Decía san Agustín que «el que canta, ora dos veces» y que «cantar es propio de quien ama». Frases que todos hemos oído muchas veces. Y, sin embargo, quienes formamos parte de un coro parroquial no siempre las vivimos del todo. Porque, a veces, en medio de los ensayos, de las voces que no cuadran, del micro que falla, del solo que no sale… se nos olvida para qué cantamos. O, mejor dicho, para quién.
He estado en varios coros y reconozco que no es raro acabar fijándonos más en la afinación que en la oración. Que busquemos el aplauso interior más que el recogimiento. Que nos importe más la perfección musical que el servicio. Y no está mal querer hacerlo bien –y debemos hacerlo bien–. El problema viene cuando se nos escapa el norte.
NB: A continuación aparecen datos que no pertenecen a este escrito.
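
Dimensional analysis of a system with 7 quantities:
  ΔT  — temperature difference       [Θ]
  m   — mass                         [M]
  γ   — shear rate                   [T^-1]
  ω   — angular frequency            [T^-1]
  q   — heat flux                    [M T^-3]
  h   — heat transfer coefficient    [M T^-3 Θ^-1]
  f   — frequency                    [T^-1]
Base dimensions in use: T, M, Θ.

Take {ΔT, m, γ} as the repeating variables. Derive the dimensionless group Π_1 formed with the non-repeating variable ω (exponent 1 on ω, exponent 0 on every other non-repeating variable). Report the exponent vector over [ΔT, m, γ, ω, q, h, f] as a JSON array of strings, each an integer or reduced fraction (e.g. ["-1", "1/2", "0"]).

Exponent matrix [T,M,Θ] × [ΔT,m,γ,ω,q,h,f]:
  T: [ 0  0 -1 -1 -3 -3 -1]
  M: [ 0  1  0  0  1  1  0]
  Θ: [ 1  0  0  0  0 -1  0]
Echelon form has 3 nonzero rows (pivots: ΔT,m,γ)
Pivot set = {ΔT,m,γ}, free = {ω,q,h,f}
RREF:
  r0: [   1    0    0    0    0   -1    0]
  r1: [   0    1    0    0    1    1    0]
  r2: [   0    0    1    1    3    3    1]
Fix exponent of ω at 1, q at 0, h at 0, f at 0; solve each RREF row for its pivot's exponent:
  r0: exp(ΔT) + (0)·1 = 0 ⇒ exp(ΔT) = 0
  r1: exp(m) + (0)·1 = 0 ⇒ exp(m) = 0
  r2: exp(γ) + (1)·1 = 0 ⇒ exp(γ) = -1
Π_1 = γ^-1 · ω

["0", "0", "-1", "1", "0", "0", "0"]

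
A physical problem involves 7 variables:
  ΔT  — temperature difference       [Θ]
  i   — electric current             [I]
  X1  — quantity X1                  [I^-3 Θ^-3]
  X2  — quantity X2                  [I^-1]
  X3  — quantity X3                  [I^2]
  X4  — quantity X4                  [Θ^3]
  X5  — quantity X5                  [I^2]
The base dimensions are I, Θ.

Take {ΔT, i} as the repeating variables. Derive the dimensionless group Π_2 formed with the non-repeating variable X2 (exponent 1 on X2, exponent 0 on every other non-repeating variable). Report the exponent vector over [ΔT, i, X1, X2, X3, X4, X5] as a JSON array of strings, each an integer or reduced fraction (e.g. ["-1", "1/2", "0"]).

Dimensional matrix (I×Θ by ΔT×i×X1×X2×X3×X4×X5):
  I: [ 0  1 -3 -1  2  0  2]
  Θ: [ 1  0 -3  0  0  3  0]
Echelon form has 2 nonzero rows (pivots: ΔT,i)
Repeat: ΔT,i; free: X1,X2,X3,X4,X5
RREF:
  r0: [   1    0   -3    0    0    3    0]
  r1: [   0    1   -3   -1    2    0    2]
Fix exponent of X2 at 1, X1 at 0, X3 at 0, X4 at 0, X5 at 0; solve each RREF row for its pivot's exponent:
  r0: exp(ΔT) + (0)·1 = 0 ⇒ exp(ΔT) = 0
  r1: exp(i) + (-1)·1 = 0 ⇒ exp(i) = 1
Π_2 = i · X2

["0", "1", "0", "1", "0", "0", "0"]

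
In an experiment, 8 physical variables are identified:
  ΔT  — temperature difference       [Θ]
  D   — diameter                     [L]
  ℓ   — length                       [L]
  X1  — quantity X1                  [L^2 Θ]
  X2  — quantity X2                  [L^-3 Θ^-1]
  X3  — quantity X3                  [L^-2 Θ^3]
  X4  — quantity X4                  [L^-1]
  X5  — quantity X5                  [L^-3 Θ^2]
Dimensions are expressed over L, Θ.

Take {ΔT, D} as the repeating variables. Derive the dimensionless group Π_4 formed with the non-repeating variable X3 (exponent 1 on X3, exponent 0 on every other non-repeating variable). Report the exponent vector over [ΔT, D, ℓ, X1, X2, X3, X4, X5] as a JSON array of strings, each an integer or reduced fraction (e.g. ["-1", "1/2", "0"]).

Write exponents as rows L,Θ / cols ΔT,D,ℓ,X1,X2,X3,X4,X5:
  L: [ 0  1  1  2 -3 -2 -1 -3]
  Θ: [ 1  0  0  1 -1  3  0  2]
Row reduction gives pivot columns ΔT,D; rank = 2
Repeat: ΔT,D; free: ℓ,X1,X2,X3,X4,X5
RREF:
  r0: [   1    0    0    1   -1    3    0    2]
  r1: [   0    1    1    2   -3   -2   -1   -3]
Fix exponent of X3 at 1, ℓ at 0, X1 at 0, X2 at 0, X4 at 0, X5 at 0; solve each RREF row for its pivot's exponent:
  r0: exp(ΔT) + (3)·1 = 0 ⇒ exp(ΔT) = -3
  r1: exp(D) + (-2)·1 = 0 ⇒ exp(D) = 2
Π_4 = ΔT^-3 · D^2 · X3

["-3", "2", "0", "0", "0", "1", "0", "0"]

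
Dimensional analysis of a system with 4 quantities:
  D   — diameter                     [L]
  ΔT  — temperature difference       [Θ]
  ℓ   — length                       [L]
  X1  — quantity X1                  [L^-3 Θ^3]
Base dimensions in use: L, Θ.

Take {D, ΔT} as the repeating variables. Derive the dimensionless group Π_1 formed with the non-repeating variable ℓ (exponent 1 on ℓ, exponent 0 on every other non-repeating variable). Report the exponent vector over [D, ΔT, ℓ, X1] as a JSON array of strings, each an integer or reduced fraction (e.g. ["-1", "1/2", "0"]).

Dimensional matrix (L×Θ by D×ΔT×ℓ×X1):
  L: [ 1  0  1 -3]
  Θ: [ 0  1  0  3]
Row reduction gives pivot columns D,ΔT; rank = 2
Pivot set = {D,ΔT}, free = {ℓ,X1}
RREF:
  r0: [   1    0    1   -3]
  r1: [   0    1    0    3]
Fix exponent of ℓ at 1, X1 at 0; solve each RREF row for its pivot's exponent:
  r0: exp(D) + (1)·1 = 0 ⇒ exp(D) = -1
  r1: exp(ΔT) + (0)·1 = 0 ⇒ exp(ΔT) = 0
Π_1 = D^-1 · ℓ

["-1", "0", "1", "0"]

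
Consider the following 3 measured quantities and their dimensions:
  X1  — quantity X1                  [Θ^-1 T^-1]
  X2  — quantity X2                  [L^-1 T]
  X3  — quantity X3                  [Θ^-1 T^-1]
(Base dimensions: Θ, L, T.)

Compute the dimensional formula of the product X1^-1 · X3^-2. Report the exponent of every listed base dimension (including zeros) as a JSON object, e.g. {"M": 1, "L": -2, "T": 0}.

Dimensional matrix (Θ×L×T by X1×X2×X3):
  Θ: [-1  0 -1]
  L: [ 0 -1  0]
  T: [-1  1 -1]
  [Θ]: (-1)·-1+(-2)·-1 = 3
  [L]: (-1)·0+(-2)·0 = 0
  [T]: (-1)·-1+(-2)·-1 = 3
⇒ Θ^3 T^3

{"Θ": 3, "L": 0, "T": 3}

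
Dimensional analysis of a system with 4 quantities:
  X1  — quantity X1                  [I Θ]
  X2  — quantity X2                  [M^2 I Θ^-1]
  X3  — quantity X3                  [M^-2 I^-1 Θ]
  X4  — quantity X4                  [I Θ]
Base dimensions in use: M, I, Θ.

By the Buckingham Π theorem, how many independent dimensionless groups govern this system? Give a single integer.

Exponent matrix [M,I,Θ] × [X1,X2,X3,X4]:
  M: [ 0  2 -2  0]
  I: [ 1  1 -1  1]
  Θ: [ 1 -1  1  1]
RREF → pivots at {X1,X2} ⇒ r = 2
n=4, r=2 ⇒ 2 dimensionless groups

2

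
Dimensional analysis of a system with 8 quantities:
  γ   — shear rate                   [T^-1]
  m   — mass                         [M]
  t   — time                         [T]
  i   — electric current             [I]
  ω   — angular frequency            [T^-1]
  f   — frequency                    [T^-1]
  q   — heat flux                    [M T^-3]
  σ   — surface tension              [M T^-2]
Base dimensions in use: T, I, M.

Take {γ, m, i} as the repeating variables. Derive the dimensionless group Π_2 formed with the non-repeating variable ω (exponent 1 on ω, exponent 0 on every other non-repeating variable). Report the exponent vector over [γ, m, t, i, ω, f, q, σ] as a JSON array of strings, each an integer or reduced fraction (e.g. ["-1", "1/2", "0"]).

Write exponents as rows T,I,M / cols γ,m,t,i,ω,f,q,σ:
  T: [-1  0  1  0 -1 -1 -3 -2]
  I: [ 0  0  0  1  0  0  0  0]
  M: [ 0  1  0  0  0  0  1  1]
Row reduction gives pivot columns γ,m,i; rank = 3
Repeat: γ,m,i; free: t,ω,f,q,σ
RREF:
  r0: [   1    0   -1    0    1    1    3    2]
  r1: [   0    1    0    0    0    0    1    1]
  r2: [   0    0    0    1    0    0    0    0]
Fix exponent of ω at 1, t at 0, f at 0, q at 0, σ at 0; solve each RREF row for its pivot's exponent:
  r0: exp(γ) + (1)·1 = 0 ⇒ exp(γ) = -1
  r1: exp(m) + (0)·1 = 0 ⇒ exp(m) = 0
  r2: exp(i) + (0)·1 = 0 ⇒ exp(i) = 0
Π_2 = γ^-1 · ω

["-1", "0", "0", "0", "1", "0", "0", "0"]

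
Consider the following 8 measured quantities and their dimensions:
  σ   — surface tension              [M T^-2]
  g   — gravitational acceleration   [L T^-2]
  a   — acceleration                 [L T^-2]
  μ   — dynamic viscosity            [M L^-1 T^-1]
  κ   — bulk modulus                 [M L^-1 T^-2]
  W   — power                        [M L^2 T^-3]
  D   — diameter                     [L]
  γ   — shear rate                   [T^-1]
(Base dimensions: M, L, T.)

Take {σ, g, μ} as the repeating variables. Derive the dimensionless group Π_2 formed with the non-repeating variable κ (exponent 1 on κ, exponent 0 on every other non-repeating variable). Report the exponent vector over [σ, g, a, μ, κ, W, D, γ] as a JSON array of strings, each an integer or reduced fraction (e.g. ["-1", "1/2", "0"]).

["1", "-1", "0", "-2", "1", "0", "0", "0"]

Write exponents as rows M,L,T / cols σ,g,a,μ,κ,W,D,γ:
  M: [ 1  0  0  1  1  1  0  0]
  L: [ 0  1  1 -1 -1  2  1  0]
  T: [-2 -2 -2 -1 -2 -3  0 -1]
Row reduction gives pivot columns σ,g,μ; rank = 3
Repeat: σ,g,μ; free: a,κ,W,D,γ
RREF:
  r0: [   1    0    0    0   -1    4    2   -1]
  r1: [   0    1    1    0    1   -1   -1    1]
  r2: [   0    0    0    1    2   -3   -2    1]
Fix exponent of κ at 1, a at 0, W at 0, D at 0, γ at 0; solve each RREF row for its pivot's exponent:
  r0: exp(σ) + (-1)·1 = 0 ⇒ exp(σ) = 1
  r1: exp(g) + (1)·1 = 0 ⇒ exp(g) = -1
  r2: exp(μ) + (2)·1 = 0 ⇒ exp(μ) = -2
Π_2 = σ · g^-1 · μ^-2 · κ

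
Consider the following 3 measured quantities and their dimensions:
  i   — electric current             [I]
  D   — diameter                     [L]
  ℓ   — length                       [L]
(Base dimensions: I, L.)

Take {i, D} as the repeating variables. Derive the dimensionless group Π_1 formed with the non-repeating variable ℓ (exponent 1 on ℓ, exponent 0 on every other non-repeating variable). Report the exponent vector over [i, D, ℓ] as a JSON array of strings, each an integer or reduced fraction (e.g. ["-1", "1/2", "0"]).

Write exponents as rows I,L / cols i,D,ℓ:
  I: [ 1  0  0]
  L: [ 0  1  1]
Row reduction gives pivot columns i,D; rank = 2
Repeat: i,D; free: ℓ
RREF:
  r0: [   1    0    0]
  r1: [   0    1    1]
Fix exponent of ℓ at 1; solve each RREF row for its pivot's exponent:
  r0: exp(i) + (0)·1 = 0 ⇒ exp(i) = 0
  r1: exp(D) + (1)·1 = 0 ⇒ exp(D) = -1
Π_1 = D^-1 · ℓ

["0", "-1", "1"]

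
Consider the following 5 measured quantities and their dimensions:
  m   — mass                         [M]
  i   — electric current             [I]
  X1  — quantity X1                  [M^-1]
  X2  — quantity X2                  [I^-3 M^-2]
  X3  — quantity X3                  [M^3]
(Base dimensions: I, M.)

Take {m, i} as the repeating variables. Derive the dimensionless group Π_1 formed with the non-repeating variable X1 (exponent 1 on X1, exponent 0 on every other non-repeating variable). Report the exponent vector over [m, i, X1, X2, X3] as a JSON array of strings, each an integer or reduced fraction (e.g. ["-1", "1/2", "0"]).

Dimensional matrix (I×M by m×i×X1×X2×X3):
  I: [ 0  1  0 -3  0]
  M: [ 1  0 -1 -2  3]
RREF → pivots at {m,i} ⇒ r = 2
Pivot set = {m,i}, free = {X1,X2,X3}
RREF:
  r0: [   1    0   -1   -2    3]
  r1: [   0    1    0   -3    0]
Fix exponent of X1 at 1, X2 at 0, X3 at 0; solve each RREF row for its pivot's exponent:
  r0: exp(m) + (-1)·1 = 0 ⇒ exp(m) = 1
  r1: exp(i) + (0)·1 = 0 ⇒ exp(i) = 0
Π_1 = m · X1

["1", "0", "1", "0", "0"]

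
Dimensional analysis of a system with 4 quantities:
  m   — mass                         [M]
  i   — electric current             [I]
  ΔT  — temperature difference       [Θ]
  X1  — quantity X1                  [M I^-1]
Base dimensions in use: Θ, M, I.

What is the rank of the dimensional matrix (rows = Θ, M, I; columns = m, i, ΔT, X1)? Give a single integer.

3

Dimensional matrix (Θ×M×I by m×i×ΔT×X1):
  Θ: [ 0  0  1  0]
  M: [ 1  0  0  1]
  I: [ 0  1  0 -1]
Row reduction gives pivot columns m,i,ΔT; rank = 3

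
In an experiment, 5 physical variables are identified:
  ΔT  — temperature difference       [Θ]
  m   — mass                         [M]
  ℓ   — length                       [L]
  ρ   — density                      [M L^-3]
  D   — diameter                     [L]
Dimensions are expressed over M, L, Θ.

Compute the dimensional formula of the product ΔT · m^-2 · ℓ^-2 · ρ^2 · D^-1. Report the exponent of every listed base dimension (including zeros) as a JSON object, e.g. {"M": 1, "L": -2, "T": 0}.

Exponent matrix [M,L,Θ] × [ΔT,m,ℓ,ρ,D]:
  M: [ 0  1  0  1  0]
  L: [ 0  0  1 -3  1]
  Θ: [ 1  0  0  0  0]
  [M]: (1)·0+(-2)·1+(-2)·0+(2)·1+(-1)·0 = 0
  [L]: (1)·0+(-2)·0+(-2)·1+(2)·-3+(-1)·1 = -9
  [Θ]: (1)·1+(-2)·0+(-2)·0+(2)·0+(-1)·0 = 1
⇒ L^-9 Θ

{"M": 0, "L": -9, "Θ": 1}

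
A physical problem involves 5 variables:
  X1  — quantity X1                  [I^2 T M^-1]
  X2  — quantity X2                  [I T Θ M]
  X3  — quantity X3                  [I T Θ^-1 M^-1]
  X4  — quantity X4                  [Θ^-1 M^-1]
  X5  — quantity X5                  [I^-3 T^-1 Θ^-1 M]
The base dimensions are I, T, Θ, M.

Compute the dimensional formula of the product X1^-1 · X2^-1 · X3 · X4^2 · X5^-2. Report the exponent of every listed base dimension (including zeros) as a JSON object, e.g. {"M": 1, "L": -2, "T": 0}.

Exponent matrix [I,T,Θ,M] × [X1,X2,X3,X4,X5]:
  I: [ 2  1  1  0 -3]
  T: [ 1  1  1  0 -1]
  Θ: [ 0  1 -1 -1 -1]
  M: [-1  1 -1 -1  1]
  [I]: (-1)·2+(-1)·1+(1)·1+(2)·0+(-2)·-3 = 4
  [T]: (-1)·1+(-1)·1+(1)·1+(2)·0+(-2)·-1 = 1
  [Θ]: (-1)·0+(-1)·1+(1)·-1+(2)·-1+(-2)·-1 = -2
  [M]: (-1)·-1+(-1)·1+(1)·-1+(2)·-1+(-2)·1 = -5
⇒ I^4 T Θ^-2 M^-5

{"I": 4, "T": 1, "Θ": -2, "M": -5}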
Cantamos para el Señor. Cantamos al Señor. Y cuando lo hacemos en una Eucaristía, lo hacemos también por y para los fieles que están allí, acompañando su oración con la nuestra. Dios nos ha dado un don: el de la música, la voz, la capacidad de tocar un instrumento, la sensibilidad musical… Pero no para lucirlo, sino para ponerlo humildemente a su servicio. Para ayudar a que otros se acerquen a Él. Para abrir puertas, no para cerrar caminos.
Ojalá nunca lo olvidemos. Que cada ensayo empiece con una oración, aunque sea muda. Que cada nota sea un pequeño acto de amor. Que cada domingo, al terminar la misa, podamos decir de verdad y desde el corazón: hoy también he rezado… dos veces.